The Opaque Detachment


Athens, 1976

Midday. Time to kill.

The two men walked among the ancient ruins at the back of the tour party pack. They abstractedly inspected the stubs of volutes, columns and temple friezes. Dust, grit and a kissy wind. They felt braised with a skin they didn’t dock, earlier that morning, at Piraeus harbour in.

They were fluent in the brief, the target, the appointed hour and process. They knew the mark – his name, room, secrets and movements. Their trust was stockpiled in each another. They were on fake name terms: Honcho and Bronco. They wore pressed linen, grey slacks and mirrored Polaroids. Bronco mopped his neck with a handkerchief. Honcho fanned with a straw fedora.

The guide sat the group down – front row, of the Amphitheatre remains. She pointed and talked cathartic theatre. The group nodded. The two men took turns taking instamatic shots. The sun was a roaster – phoenix-conjuring hot.

The guide put on a tragic mask. The group laughed. The men caught each other’s eye – mutual recognition flickered between them – that the joke would soon be over. The guide grooved on pain, purging, destiny, death. The two men joined in the applause. The tour was done. Almost time for the kill.

• • •

Sunset. Murderful stomachs.

The taverna was boisterous with bouzouki and accordion. They sat on a marble table laid with a red-checked cloth. The waiters brought meze dishes and a bread basket, wine in a woven decanter. Bronco bookmarked a phrase book and left it out for show. Honcho fiddled with the flash bulb on the Kodak, a brown satchel between his feet. They ate stuffed vines and tapenade and went through the plan. Bronco used an obtuse code to test Honcho.

After dinner, they moved outside, sipped Campari and Cinzano and tipped with petrodollars.

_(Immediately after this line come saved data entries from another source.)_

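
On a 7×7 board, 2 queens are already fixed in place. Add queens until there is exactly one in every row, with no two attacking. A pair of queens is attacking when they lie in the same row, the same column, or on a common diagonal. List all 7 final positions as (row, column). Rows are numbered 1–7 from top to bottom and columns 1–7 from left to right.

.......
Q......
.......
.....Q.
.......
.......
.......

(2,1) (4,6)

Row 1: attacked by (2,1)→{1,2}; (4,6)→{3,6}. Safe: 4, 5, 7. Place at column 4.
Row 3: attacked by (1,4)→{2,4,6}; (2,1)→{1,2}; (4,6)→{5,6,7}. Safe: 3. Place at column 3.
Row 5: attacked by (1,4)→{4}; (2,1)→{1,4}; (3,3)→{1,3,5}; (4,6)→{5,6,7}. Safe: 2. Place at column 2.
Row 6: attacked by (1,4)→{4}; (2,1)→{1,5}; (3,3)→{3,6}; (4,6)→{4,6}; (5,2)→{1,2,3}. Safe: 7. Place at column 7.
Row 7: attacked by (1,4)→{4}; (2,1)→{1,6}; (3,3)→{3,7}; (4,6)→{3,6}; (5,2)→{2,4}; (6,7)→{6,7}. Safe: 5. Place at column 5.
Columns [4, 1, 3, 6, 2, 7, 5], r−c [-3, 1, 0, -2, 3, -1, 2], r+c [5, 3, 6, 10, 7, 13, 12] are all distinct, so no two queens attack.

(1,4) (2,1) (3,3) (4,6) (5,2) (6,7) (7,5)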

A waiter returned with the change on a floral saucer. Honcho waved it away. Bronco nodded assent. The crooked lanes of Plaka were frowsy and full.

A shoeless gypsy girl wandered over pleading Greek. Honcho slipped her a buck to beat it. They each stitched fingers over Gitanes, smoked and went over the sequence again, but in reverse. Bronco winked at Honcho. Honcho didn’t flinch. They agreed it was time. Their glasses clinked. After this hit, they’d never meet again.

• • •

Midnight. Hotel Telos.

The concierge didn’t recognise them, but made the two men for business travellers – the straw hat, satchel, camera strap, the unseasonal wingtips and Trench Macs. They watched the elevator retreat up behind them. One of them folded a pocket map. One of them adjusted his gloves. They shook hands before the double lobby doors and went their separate ways into the density of night around Omonia Square.

 • • •

The Next Noon. Locked room.

The chambermaid knocked softly, then increased the pitch. She rapped and banged to no response. The keyhole was plugged with spackling paste. A noxious waft uncurled in the air. She threw up her arms in protest to the silence. There was a chill in the corridor. The insidious cold of no answer to come.

She pushed her trolley along and cursed to return, to rouse again later, when she’d discover:

The counterpane derangement.
The chloroform mopped towels.
The uncradled receiver.
The bruise-bloated body in the tub.
The gutted briefcase.
The Rolodex minus C to D.

~ fin ~

Samuel Prince

Samuel Prince lives in London. His poems have been published in various journals, including Atticus Review and Deep Wild Journal, and his short fiction has appeared in Amsterdam Quarterly. His debut poetry collection, Ulterior Atmospheres, is forthcoming from Live Canon.